The Personal Finance Society has warned that the government and Financial Conduct Authority run the risk of creating a future mis-selling scandal that will bring future claims on advisers if they do not address the issue of ‘insistent clients’ acting against professional advice.
The PFS has written to both the government and the FCA, stating that they must deal with this issue and should change the policy for those clients that ignore advice.
After next week, it will be mandatory for those with defined benefit pension pots to get regulated advice if they wish to transfer, unless the pot is less than £30,000. However the PFS remains concerned clients can ignore whatever advice they are given.
Keith Richards, the industry body’s chief executive, said: “The government are sensibly seeking to mitigate the risk of poor outcomes by ensuring that people take impartial professional advice when wishing to transfer out of a defined benefit pension scheme or effect an annuity resale.
“However, where the advice is not to transfer, the government have confirmed that people will still be at liberty to ignore it.
He added that this places advisers in a compromised position, as many will not be prepared to facilitate an insistent client transaction which goes against their professional advice.
“Those who do will be party to arranging an unsuitable solution and might be deemed liable in the event of a complaint.”
Advisers have frequently pointed to a growth in demand ahead of the new reforms, but many have also expressed concern over the likely spate of DB transfers, advice for which needs to be overseen by a pension transfer specialist with an AF3 qualification or equivalent.
According to data published by Prudential earlier this month, around a third of those who have a DB pension and are retiring this year could seek to transfer their pension under new pension freedoms coming in from 6 April.
Mr Richards said he wanted it made clear that ignoring professional advice must exclude any form of future redress against the adviser or the Financial Services Compensation Scheme.
“If the government want advisers to help implement greater consumer choice, we are calling for an urgent change of policy in recognition of the risks this represents to both the public and the future reputation of the advice profession,” he stated.
“Caveat emptor must become a recognised component of the insistent client process.

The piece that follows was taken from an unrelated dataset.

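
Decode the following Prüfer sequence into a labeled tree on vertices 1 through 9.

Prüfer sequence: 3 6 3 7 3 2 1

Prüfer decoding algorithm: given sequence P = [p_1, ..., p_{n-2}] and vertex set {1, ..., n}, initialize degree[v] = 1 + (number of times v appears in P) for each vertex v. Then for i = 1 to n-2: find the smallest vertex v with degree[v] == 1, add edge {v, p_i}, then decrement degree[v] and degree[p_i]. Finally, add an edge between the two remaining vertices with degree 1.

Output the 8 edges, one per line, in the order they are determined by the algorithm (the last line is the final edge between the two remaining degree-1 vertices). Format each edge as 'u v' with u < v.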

Until that happens, advisers should not get involved in unsuitable facilitation without being protected. It benefits neither them, the profession, nor the public we are here to serve.”
During FTAdviser’s two retirement freedom events last month, advisers questioned the FCA on retrospective regulation and ombudsman claims which they feared might arise from advice given now in relation to pension freedoms.
Maggie Craig, head of policy for savings, investments and distribution, said advisers should exercise “judgement” on a case-by-case basis when deciding whether to walk away from contentious cases or insistent clients.